From James Taylor at American Spectator.
Under a renewable energy proposal from Northern Indiana Public Service Company (NIPSCO), Indiana consumers would face a 12 percent electricity rate hike, which will cost the average household more than $100 per year in additional electricity costs. NIPSCO is justifying its renewable power rate hike by asserting renewable power saves consumers money, but there’s absolutely no truth to these claims.
Indiana ranks seventh in the nation in coal production and generates 68 percent of its power from coal. Together, affordable coal and natural gas generate 95 percent of Indiana’s electricity. As a result, Indiana electricity prices are substantially lower than the national average. National electricity prices are 10 percent higher than in Indiana.
Unfortunately, NIPSCO wants to put an end to these low prices. It is proposing to shut down two perfectly functioning coal power plants that provide much of NIPSCO’s low-cost electricity. In their place, NIPSCO wants to build expensive wind and solar power equipment and battery storage for when the wind isn’t blowing or the Sun isn’t shining. NIPSCO claims transitioning from affordable coal power to wind and solar will save consumers money, but at the same time that it makes these unfounded claims, NIPSCO is proposing to hike electricity rates 12 percent to pay for the renewable energy “savings.”
NIPSCO is a government-protected monopoly utility, with Indiana state government guaranteeing NIPSCO a profit of approximately 10 percent for every dollar it spends. Accordingly, NIPSCO has a financial self-interest to engage in costly business practices. Building expensive new power facilities, even when existing facilities are working perfectly well, is one of the most effective ways for NIPSCO to ramp up its spending and guaranteed profits, and it does so at the expense of consumers, many of whom will have no knowledge that their electricity bills are about to rise substantially.
In return for NIPSCO receiving guaranteed profits on its expenditures, the Indiana Utility Regulation Commission (IURC) must approve any NIPSCO major investment proposals. In its filing with the IURC, NIPSCO claims its proposal to shut down its coal power plants will save consumers more than $4 billion.
More at the above link.
Which it won’t, not least because windpower installations rarely last beyond 20 years, solar I don’t know, but doubt they are any more durable, and with current technology, batteries won’t last a decade.
It’s pie in the sky bullshit, dreamed up to placate the left, which many of the executives of these companies are of anyway.
But a blast from the past for me. NIPSCO was part of my growing up. As I’ve said, my dad ran a Rural Electric Coop, one of those local associations formed when companies like NIPSCO wouldn’t extend their lines out into the country (mostly farms in those days).
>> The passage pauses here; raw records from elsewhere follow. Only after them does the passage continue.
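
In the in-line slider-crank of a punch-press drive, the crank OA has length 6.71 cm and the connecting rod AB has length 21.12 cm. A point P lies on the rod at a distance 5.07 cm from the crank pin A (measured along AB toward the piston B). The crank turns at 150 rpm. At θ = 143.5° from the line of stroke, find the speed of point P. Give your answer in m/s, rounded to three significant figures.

ω = 15.71 rad/s.  Crank-pin speed |V_A| = rω = 1.054 m/s, perpendicular to OA.
Rod angle: sinφ = −(r/L) sinθ ⇒ φ = -10.893°; ω_rod = −rω cosθ/√(L²−r²sin²θ) = +4.0853 rad/s.
V_P = V_A + ω_rod × AP, with AP = 0.0507 m along the rod.
Components: V_Px = −rω sinθ − a·ω_rod·sinφ = -0.5878 m/s;  V_Py = rω cosθ + a·ω_rod·cosφ = -0.64388 m/s.
|V_P| = √(V_Px² + V_Py²) = 0.87183 m/s.

0.872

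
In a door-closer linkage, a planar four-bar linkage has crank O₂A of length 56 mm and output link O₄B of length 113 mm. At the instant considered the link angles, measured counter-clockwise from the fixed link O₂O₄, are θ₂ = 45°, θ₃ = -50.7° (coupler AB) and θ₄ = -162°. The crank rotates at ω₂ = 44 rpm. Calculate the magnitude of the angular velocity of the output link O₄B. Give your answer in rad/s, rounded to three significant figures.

ω₂ = 4.608 rad/s (from 44 rpm).
Differentiating the loop-closure r₂e^{iθ₂}+r₃e^{iθ₃}=r₁+r₄e^{iθ₄} gives r₂ω₂e^{iθ₂}+r₃ω₃e^{iθ₃}=r₄ω₄e^{iθ₄}.
Eliminating the other unknown: ω₄ = r₂ω₂ sin(θ₂−θ₃) / [r₄ sin(θ₄−θ₃)].
Numerator sine = +0.99506; denominator sine = -0.93169.
Result = 0.056·4.608·(+0.99506) / (0.113·(-0.93169)) = -2.4387 rad/s; magnitude 2.4387 rad/s.

2.44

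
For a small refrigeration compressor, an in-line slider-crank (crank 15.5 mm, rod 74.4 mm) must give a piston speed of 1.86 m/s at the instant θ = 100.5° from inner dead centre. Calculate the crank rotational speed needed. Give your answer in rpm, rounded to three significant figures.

1210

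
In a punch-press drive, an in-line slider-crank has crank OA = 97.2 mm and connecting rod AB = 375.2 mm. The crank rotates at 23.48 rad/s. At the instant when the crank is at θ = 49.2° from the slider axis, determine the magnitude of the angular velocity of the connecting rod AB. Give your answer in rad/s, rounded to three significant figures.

ω = 23.48 rad/s
The rod makes angle φ with the slider axis where L sinφ = r sinθ; differentiating, L cosφ·φ̇ = r ω cosθ.
L cosφ = √(L² − r² sin²θ) = 0.36791 m.
|ω_rod| = r ω |cosθ| / √(L² − r² sin²θ) = 0.0972·23.48·0.65342/0.36791 = 4.0533 rad/s.

4.05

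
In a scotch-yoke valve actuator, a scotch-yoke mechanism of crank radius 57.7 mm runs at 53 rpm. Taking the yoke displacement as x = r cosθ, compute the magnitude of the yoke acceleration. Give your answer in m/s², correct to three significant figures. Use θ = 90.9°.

0.0279

ω = 5.55 rad/s (from 53 rpm).
x = r cosθ ⇒ ẍ = −rω² cosθ (ω constant).
|a| = rω²|cosθ| = 0.0577·(5.55)²·|cos 90.9°| = 0.027918 m/s².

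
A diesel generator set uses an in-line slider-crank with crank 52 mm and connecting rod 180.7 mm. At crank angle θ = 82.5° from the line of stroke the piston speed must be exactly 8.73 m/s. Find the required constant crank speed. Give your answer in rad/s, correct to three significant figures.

163

For an in-line slider-crank, |v_piston| = rω|sinθ|·[1 + r cosθ/√(L² − r² sin²θ)].
With r = 0.052 m, L = 0.1807 m, θ = 82.5°: the bracketed kinematic factor |dx/dθ| = 0.053576 m.
ω = v/|dx/dθ| = 8.73/0.053576 = 162.95 rad/s.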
Those coops had a love/hate relationship with the privately owned companies. Bought power from them, sometimes even shared poles, but fought like brother and sisters about everything, especially the price of power. In the field, we cooperated fine, which is normal.
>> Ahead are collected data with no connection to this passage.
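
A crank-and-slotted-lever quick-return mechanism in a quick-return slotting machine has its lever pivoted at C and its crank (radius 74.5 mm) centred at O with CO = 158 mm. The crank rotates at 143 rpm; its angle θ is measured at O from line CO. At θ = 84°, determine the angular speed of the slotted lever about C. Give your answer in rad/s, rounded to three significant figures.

ω = 14.97 rad/s (from 143 rpm).
Crank pin A relative to C: A = (d + r cosθ, r sinθ); lever angle φ = atan2(r sinθ, d + r cosθ).
Differentiating tanφ: φ̇ = rω(d cosθ + r)/(d² + r² + 2dr cosθ).
d² + r² + 2dr cosθ = |CA|² = 0.0329751 m²;  d cosθ + r = +0.091015 m.
|ω_lever| = |0.0745·14.97·+0.091015| / 0.0329751 = 3.0793 rad/s.

3.08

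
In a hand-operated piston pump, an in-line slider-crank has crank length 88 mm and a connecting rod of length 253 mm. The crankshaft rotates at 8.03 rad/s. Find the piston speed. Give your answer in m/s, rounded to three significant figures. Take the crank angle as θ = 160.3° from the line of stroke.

ω = 8.03 rad/s
For an in-line slider-crank, x = r cosθ + √(L² − r² sin²θ), so v = −rω sinθ·[1 + r cosθ/√(L² − r² sin²θ)].
With r = 0.088 m, L = 0.253 m, θ = 160.3°: √(L² − r² sin²θ) = 0.25125 m.
v = −0.088·8.03·0.33710·[1 + 0.088·-0.94147/0.25125] = -0.15966 m/s.
|v| = 0.15966 m/s.

0.160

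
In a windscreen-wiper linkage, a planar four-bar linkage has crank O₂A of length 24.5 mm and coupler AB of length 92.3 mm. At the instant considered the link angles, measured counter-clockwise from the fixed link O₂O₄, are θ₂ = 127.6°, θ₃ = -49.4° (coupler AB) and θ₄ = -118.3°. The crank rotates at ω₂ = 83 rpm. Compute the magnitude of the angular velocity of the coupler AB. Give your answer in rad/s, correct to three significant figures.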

So as it happened, dad knew the guy that built NIPSCO from a pretty small municipal water company to the electric and gas utility for most of northern Indiana. Knew him and respected him, and it was returned. They often opposed each other, but each knew the other would fight reasonably fairly.
When I was in my early teens I came by dad’s office one day (most days, really), his secretary waved me off, he had a visitor, not uncommon. I went and amused myself in the shop. A half hour or so later here came dad with a guy in the nicest suit I’d ever seen through our pretty neat but not sparkling shop. He was the CEO of NIPSCO, and the three of us spent a couple hours sitting on shop stools, shooting the breeze. He was a pretty interesting guy to talk to, much more of an office guy than dad was. Learned quite a bit that afternoon. Never forgot how nice he was to me, and how complimentary to dad, either.
Doesn’t happen much like that anymore, that respect for the opposition, the world has changed, and not for the better. Hard men, but fair, now we have soft men (boys really, more than I was at 13) but completely willing to employ any means to win, fair or not. And mostly, that’s what is running our government and our companies, even our unions these days. Running it all, right into the ground.
This deal? Par for the course. Good deal perhaps for the shareholders, certainly for the management, crap for the customer.
No better, no worse than any other alternative energy scheme, really. It’s all the same.